Eligibility of personal loans depends on the work description of the borrower, his monthly salary, his background, his credit score, etc. Most banks and NBFCs do not require any existing relationship with loan applicants. Covid -19 is, however, personal loans for existing lenders or for those keeping salary or pension accounts with the bank. In addition, applicants must have a good track record of credit repayments before locking.

The sum of the loan

Personal loans are usually between Rs 50,000 and Rs 40 lakh. The loan is at the lower side, Rs 50 000 and Rs 10 lakh, as Covid 19’s personal loans were planned to meet the temporary liquidity fluctuation caused by the lock.

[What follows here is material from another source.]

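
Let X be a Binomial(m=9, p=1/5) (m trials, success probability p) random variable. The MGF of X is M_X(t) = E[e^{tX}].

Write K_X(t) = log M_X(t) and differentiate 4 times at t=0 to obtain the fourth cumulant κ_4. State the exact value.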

Price of interest and fee for processing

The interest rate on daily personal loans, on the basis of the lender and the credit score, is 10.99-24% per year. The payment fee can be as high as 3% of the loan. As Covid-19 lenders offer its current clients personal loans, they charge lower interest rates from 10,75% p.a., up to 10,5% p.a. However, most lenders do not charge any fees for processing Covid-19 loans.

Tenure of the loan

Personal loans vary from one to five years and some borrowers offer a fixed term of seven years. Regarding Covid-19 personal loans, the majority of borrowers offer up to three years, with only a handful of them providing a maximum term of five years. However, most banks offer a moratorium on unique personal loans for up to 3-6 months in Covid-19. Throughout the moratorium time, lenders are expected to serve the interest portion only. The moratorium is intended to alleviate Covid-19’s personal credit lenders until their liquidity status is normalised.

Many Choices

The scope of unique personal loans offered by Covid-19 is limited to current borrowers and selected bank depositors. Consumers who don’t share banks or lend with these banks may take into account instant digital personal loans provided by other banks. Several banks have also started to sell a small group of their current customers instant digital personal loans.

Credit cardholders can consider pre-approved credit card loans in order to meet their financial shortcomings. Banks offer these loans with a strong repayment record to their current cardholders. Although the loans are always paid out on the same day they apply, their interest rates are marginally higher than normal personal loans.

Existing household lenders typically have the option of making supplementary home loans available. Although such loans are not subject to end-use limitations, the processing period is typically considerably longer than that of personal loans. As all banks and other lenders work with restricted workforce and working hours during lock-up, it has become extremely difficult to use this lending method.

Nevertheless, some banks have begun to provide instant supplementary home loans with a very quick payout. Top-up home loans typically have lower interest rates than normal personal loans. Their tenure usually depends on their original home loan residuals.

Conclusion

When it comes to borrowing money, there are a variety of options available to you. Some banks offer personal loans specifically designed for individuals, while others cater to businesses. It’s important to do your research and find the best bank for your needs. Here are some key factors you should consider when selecting a bank: loan amount, interest rate, repayment period and fees. Once you have selected a bank, be sure to read the terms and conditions carefully before applying for a loan.